Omit confusing abbreviations and technical terms understood only by a select few in the education field, and written for comprehension by reasonable persons.

Leave it up to the County’s professional educators to determine how to get the job done with continual laser-like focus on getting results.

Comment by Student Learning at GCHS and GCES  on  01.13.2019

West Virginia is number one!
Our politicians are the best that can be had.
They are also the lobbyers dream come true.
No one—-can out-muddle our elected reps !

Comment by we know it  on  01.13.2019

Muddling has another distinct symptom. It is the tendency for administrators in control to emphasize processes and procedures while avoiding disclosure of progress, or the lack thereof, in achieving learning results.

The purpose is another way to avoid personal accountability for school system failures.

Comment by Muddling Epidemic In WV School Systems  on  01.14.2019

During intervention the State had dictatorial control of our school system to include all decisions related to the GCES.

One result is that the GCES was built too small.

An investigation is needed to determine who was responsible for the bad decision, and what role the no-bid architectural firm had in designing and constructing the school.

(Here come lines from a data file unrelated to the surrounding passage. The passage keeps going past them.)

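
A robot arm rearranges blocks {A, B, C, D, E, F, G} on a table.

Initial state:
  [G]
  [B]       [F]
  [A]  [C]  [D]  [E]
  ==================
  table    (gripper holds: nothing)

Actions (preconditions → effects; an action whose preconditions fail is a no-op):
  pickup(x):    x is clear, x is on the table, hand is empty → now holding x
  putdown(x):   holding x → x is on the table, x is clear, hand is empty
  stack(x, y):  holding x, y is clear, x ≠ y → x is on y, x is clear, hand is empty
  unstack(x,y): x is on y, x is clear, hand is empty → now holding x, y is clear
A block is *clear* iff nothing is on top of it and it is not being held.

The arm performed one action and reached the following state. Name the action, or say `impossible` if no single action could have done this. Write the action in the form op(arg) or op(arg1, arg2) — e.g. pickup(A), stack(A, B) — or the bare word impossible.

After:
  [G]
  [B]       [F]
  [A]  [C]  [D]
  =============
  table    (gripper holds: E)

target: towers=[A/B/G; C; D/F] holding=E
     unstack(F, D) → towers=[A/B/G; C; D; E] holding=F
     unstack(G, B) → towers=[A/B; C; D/F; E] holding=G
         pickup(E) → towers=[A/B/G; C; D/F] holding=E  ← match
         pickup(C) → towers=[A/B/G; D/F; E] holding=C

pickup(E)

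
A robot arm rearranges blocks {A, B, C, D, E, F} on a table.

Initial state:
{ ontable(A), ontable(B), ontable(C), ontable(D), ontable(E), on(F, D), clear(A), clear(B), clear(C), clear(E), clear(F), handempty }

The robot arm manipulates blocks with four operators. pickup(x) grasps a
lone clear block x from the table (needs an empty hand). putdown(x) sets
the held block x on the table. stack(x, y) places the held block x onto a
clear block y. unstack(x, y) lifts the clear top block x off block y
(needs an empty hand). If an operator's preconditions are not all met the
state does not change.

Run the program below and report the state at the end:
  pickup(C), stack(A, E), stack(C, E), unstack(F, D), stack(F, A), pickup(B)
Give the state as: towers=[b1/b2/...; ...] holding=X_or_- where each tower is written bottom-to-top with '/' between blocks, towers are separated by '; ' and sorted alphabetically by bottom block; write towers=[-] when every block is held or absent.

towers=[A/F; D; E/C] holding=B

step 1 (pickup(C)): towers=[A; B; D/F; E] holding=C
step 2 (stack(A, E)) [no-op]: towers=[A; B; D/F; E] holding=C
step 3 (stack(C, E)): towers=[A; B; D/F; E/C] holding=-
step 4 (unstack(F, D)): towers=[A; B; D; E/C] holding=F
step 5 (stack(F, A)): towers=[A/F; B; D; E/C] holding=-
step 6 (pickup(B)): towers=[A/F; D; E/C] holding=B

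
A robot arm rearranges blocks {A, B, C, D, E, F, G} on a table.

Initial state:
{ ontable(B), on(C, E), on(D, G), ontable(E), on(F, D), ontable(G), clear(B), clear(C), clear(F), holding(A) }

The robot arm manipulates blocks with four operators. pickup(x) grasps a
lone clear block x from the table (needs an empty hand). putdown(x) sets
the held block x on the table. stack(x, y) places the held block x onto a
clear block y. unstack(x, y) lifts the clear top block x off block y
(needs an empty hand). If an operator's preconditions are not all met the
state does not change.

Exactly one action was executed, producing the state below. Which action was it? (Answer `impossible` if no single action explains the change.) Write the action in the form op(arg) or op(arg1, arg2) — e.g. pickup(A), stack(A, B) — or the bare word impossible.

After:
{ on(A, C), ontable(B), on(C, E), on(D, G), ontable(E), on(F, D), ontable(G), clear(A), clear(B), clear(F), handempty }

stack(A, C)

target: towers=[B; E/C/A; G/D/F] holding=-
        putdown(A) → towers=[A; B; E/C; G/D/F] holding=-
       stack(A, B) → towers=[B/A; E/C; G/D/F] holding=-
       stack(A, F) → towers=[B; E/C; G/D/F/A] holding=-
       stack(A, C) → towers=[B; E/C/A; G/D/F] holding=-  ← match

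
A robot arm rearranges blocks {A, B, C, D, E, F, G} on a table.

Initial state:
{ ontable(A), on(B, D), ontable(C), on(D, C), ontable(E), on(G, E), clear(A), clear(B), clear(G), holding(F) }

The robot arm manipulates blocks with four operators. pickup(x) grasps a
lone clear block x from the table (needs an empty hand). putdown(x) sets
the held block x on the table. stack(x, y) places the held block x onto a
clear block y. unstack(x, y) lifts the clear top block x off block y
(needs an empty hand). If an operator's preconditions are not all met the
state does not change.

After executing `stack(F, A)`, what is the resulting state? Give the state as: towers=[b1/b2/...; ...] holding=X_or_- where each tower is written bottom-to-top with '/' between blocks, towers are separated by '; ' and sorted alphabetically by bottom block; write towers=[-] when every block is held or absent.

before: towers=[A; C/D/B; E/G] holding=F
pre[stack(F, A)]: holding(F) yes, clear(A) yes, F≠A yes
all met → apply stack(F, A)
after:  towers=[A/F; C/D/B; E/G] holding=-

towers=[A/F; C/D/B; E/G] holding=-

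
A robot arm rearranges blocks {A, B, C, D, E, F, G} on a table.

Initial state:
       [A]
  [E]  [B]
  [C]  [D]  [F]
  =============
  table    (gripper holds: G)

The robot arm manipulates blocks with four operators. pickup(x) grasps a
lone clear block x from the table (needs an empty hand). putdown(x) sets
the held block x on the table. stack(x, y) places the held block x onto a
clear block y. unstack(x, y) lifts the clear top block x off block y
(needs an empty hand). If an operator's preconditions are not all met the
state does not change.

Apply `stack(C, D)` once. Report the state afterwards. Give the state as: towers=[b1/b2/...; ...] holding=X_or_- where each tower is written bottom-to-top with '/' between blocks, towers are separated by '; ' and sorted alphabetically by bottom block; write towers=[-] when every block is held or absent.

before: towers=[C/E; D/B/A; F] holding=G
pre[stack(C, D)]: holding(C) ✗, clear(D) ✗, C≠D ✓
holding(C), clear(D) unmet → stack(C, D) is a no-op
after:  towers=[C/E; D/B/A; F] holding=G

towers=[C/E; D/B/A; F] holding=G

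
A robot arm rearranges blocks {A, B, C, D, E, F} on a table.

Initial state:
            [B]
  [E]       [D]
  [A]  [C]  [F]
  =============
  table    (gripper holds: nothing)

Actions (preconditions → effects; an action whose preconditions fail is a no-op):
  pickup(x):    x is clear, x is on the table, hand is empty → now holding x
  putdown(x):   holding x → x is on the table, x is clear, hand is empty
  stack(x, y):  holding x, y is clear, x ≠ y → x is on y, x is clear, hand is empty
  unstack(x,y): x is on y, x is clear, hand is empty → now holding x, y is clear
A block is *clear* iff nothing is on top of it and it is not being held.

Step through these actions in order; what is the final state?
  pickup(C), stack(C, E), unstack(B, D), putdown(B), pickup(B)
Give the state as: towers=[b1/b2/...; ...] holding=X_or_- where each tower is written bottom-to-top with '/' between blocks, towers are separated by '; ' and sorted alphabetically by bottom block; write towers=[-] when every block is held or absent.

towers=[A/E/C; F/D] holding=B

step 1 (pickup(C)): towers=[A/E; F/D/B] holding=C
step 2 (stack(C, E)): towers=[A/E/C; F/D/B] holding=-
step 3 (unstack(B, D)): towers=[A/E/C; F/D] holding=B
step 4 (putdown(B)): towers=[A/E/C; B; F/D] holding=-
step 5 (pickup(B)): towers=[A/E/C; F/D] holding=B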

Something major happened to cause the GCES to be built too small. Was something dropped at the expense of adequate class room space as a result of having to spend extra money because a poor site was selected?

Minimally, gross incompetency on the State’s part is the explanation for the disaster foisted onto the County.

A question pertains to the new gym. Lots of effort was taken by the State to try to convince the public that a competition gym instead of a regular gym was needed.

Did the competition gym cost extra money at the expense of needed classroom space? If the answer is affirmative who was responsible for deciding on the more expensive gym?

What about the enormous pit at the GCES? Was money spent on it at the expense of classrooms because something was wrong with the school’s site that was selected by the State?

Nothing similar to the pit has been seen at other sites where new WV schools were built.

Why has there been a failure for a thorough investigation to have occurred to expose the facts?

The obvious explanation is that powerful elitists in control do not want tracks leading to them, and they have veto power over a meaningful investigation including one done by a leading newspaper.

Comment by GCES Built Too Small Scandal  on  01.15.2019

The scandal of the too small school?
Don’t forget…
The scandal of the too big school is half of the whole state intervention mess.  FIVE rooms more than needed at the Linn, Lewis County school.

Results are from nepotism, cronyism, and educational stupidity….as well as scoffing at those who attempted to sound the alarm.

Bloated egos was the frosting on the Litter Box Cake Mix.

Comment by School Truth is in the Litter Box  on  01.17.2019

Accomplished communicators have a knack for reducing complex information to its simplest form for effectiveness in getting messages across.

WV’s convoluted strategic plans for schools must follow the State’s rigid guidelines. The plans are confusing and inadequately designed for establishing accountability for getting results.

Kentucky is making progress with improving K-12 education outcomes and one reason is the clarity of specific goals for its schools and the job being done with tracking results.

Google—-2018 Prichard Committee Update to glean what is being done in Kentucky. The approach could be used for Gilmer’s two schools with a single sheet of paper for each school.

The beauty of the Prichard approach is that instead of relying on confusing and lengthy written out material with undefined abbreviations, technical jargon, and head scratching generalities, specific goals and annual results in achieving them are presented graphically.

Perfect real world example of a picture being worth a thousand words.

Board of Education members why couldn’t the Prichard approach be used for Gilmer County? It would be inexpensive, it could be updated easily on an annual basis, and everyone in the County would know how the school system is being administered to achieve measurable results.

Perhaps Mr. David Ramezan could post Prichard material on the GFP to show its simplicity.